Feeling low sometimes is normal, but some people feel a sadness that just won’t go away. Life appears hopeless. Feeling like this most of the day for two weeks or more is an indicator of serious depression.
Several studies have implied that diabetes doubles the risk of depression compared to those who do not have the disorder. The chances of becoming depressed increases as diabetes related complications increase. It has been proved that when depressed, the patient is not motivated enough to take care of himself, eat healthy or take medicines regularly. This adversely affects the diabetes management plan.

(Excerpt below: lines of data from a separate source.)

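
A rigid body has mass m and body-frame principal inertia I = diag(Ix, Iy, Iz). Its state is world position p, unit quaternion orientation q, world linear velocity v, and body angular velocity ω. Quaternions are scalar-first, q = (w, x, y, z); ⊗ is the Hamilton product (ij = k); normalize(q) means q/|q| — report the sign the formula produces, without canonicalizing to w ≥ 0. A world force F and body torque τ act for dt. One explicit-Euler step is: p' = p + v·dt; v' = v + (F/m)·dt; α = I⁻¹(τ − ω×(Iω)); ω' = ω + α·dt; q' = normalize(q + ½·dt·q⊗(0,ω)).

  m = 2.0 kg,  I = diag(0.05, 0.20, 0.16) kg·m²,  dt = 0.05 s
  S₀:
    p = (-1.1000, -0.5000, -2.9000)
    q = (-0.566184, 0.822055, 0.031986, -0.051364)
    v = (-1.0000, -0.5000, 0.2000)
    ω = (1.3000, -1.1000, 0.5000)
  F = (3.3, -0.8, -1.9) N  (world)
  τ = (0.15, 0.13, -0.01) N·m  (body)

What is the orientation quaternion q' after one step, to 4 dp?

q' = (-0.5908, 0.8019, 0.0356, -0.0820)

q⊗(0,ω) = (-1.0078049, -0.7765466, 0.1450017, -1.2289343)
updated quaternion q' = (-0.5908, 0.8019, 0.0356, -0.0820)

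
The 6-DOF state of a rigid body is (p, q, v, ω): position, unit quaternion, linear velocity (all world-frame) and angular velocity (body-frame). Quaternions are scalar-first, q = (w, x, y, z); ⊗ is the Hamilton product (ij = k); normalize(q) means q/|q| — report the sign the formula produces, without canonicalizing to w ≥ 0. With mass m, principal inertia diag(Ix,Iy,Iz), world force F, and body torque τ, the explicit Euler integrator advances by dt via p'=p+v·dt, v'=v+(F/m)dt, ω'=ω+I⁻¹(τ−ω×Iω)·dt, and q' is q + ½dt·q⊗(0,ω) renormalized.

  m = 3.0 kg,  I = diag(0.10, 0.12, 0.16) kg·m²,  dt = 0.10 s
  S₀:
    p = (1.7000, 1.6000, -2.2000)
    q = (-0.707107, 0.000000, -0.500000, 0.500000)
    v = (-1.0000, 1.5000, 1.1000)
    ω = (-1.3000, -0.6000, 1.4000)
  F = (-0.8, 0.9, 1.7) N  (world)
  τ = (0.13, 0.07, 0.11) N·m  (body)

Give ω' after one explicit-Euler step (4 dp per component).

ω' = (-1.1364, -0.6327, 1.4590)

(τ − ω×Iω)/I = (1.6360, -0.3267, 0.5900)
new body rate ω' = (-1.1364, -0.6327, 1.4590)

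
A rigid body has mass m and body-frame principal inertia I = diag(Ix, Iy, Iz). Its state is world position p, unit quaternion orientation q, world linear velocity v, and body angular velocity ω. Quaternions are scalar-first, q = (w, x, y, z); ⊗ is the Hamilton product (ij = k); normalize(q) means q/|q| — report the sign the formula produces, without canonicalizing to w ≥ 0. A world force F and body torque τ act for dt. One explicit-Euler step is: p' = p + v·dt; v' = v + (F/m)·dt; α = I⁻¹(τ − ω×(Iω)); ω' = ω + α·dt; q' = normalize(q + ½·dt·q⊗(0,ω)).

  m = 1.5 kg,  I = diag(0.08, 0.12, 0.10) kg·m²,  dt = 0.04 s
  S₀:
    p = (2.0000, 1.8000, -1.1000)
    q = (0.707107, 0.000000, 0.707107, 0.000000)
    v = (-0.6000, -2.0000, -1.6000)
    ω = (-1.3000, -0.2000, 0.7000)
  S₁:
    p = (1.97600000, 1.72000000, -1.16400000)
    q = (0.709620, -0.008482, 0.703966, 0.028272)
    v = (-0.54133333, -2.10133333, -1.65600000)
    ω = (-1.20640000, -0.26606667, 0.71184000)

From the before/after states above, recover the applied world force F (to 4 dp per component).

v₁ − v₀ = (0.05866667, -0.10133333, -0.05600000)
m·(v₁−v₀)/dt = (2.2000, -3.8000, -2.1000)

F = (2.2000, -3.8000, -2.1000)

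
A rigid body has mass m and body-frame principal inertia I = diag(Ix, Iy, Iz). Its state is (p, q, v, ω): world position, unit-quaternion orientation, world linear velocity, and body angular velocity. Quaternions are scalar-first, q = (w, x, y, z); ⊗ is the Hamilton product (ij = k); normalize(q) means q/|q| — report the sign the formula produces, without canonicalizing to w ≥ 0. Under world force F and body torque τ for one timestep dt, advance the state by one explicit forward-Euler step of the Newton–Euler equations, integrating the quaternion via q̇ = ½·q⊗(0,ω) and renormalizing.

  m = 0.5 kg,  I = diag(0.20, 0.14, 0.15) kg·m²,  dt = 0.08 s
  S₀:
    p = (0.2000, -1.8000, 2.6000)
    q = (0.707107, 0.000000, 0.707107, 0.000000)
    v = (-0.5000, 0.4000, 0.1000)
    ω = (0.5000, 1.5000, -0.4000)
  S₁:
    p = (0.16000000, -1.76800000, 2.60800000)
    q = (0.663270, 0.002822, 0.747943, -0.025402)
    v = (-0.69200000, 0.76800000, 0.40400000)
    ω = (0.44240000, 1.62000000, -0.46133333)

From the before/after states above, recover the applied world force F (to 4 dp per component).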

Depressed people indulge in unhealthy eating practices- eating the wrong kinds of food or eating wrong quantities of food. They may feel isolated, different and alone, get overwhelmed with their diabetes and therefore get further depressed. On the flip side, depressed people may get so preoccupied with their own illness that they will increase time, energy and inclination to manage their diabetes.
As you can see, this is a vicious cycle which definitely requires medical intervention. One will need to consult the doctor and a psychiatrist, who can together chart out the intervention program. This multi-pronged attack will take into account the medicines one can have which will not affect blood sugar levels, as well as propose a healthy food regime.
Working on both fronts is the only way to go about things, thereby effectively handling diabetes as well as depression. Most important, one may have to make drastic lifestyle changes, because stress is one of the main underlying factors common to both diseases.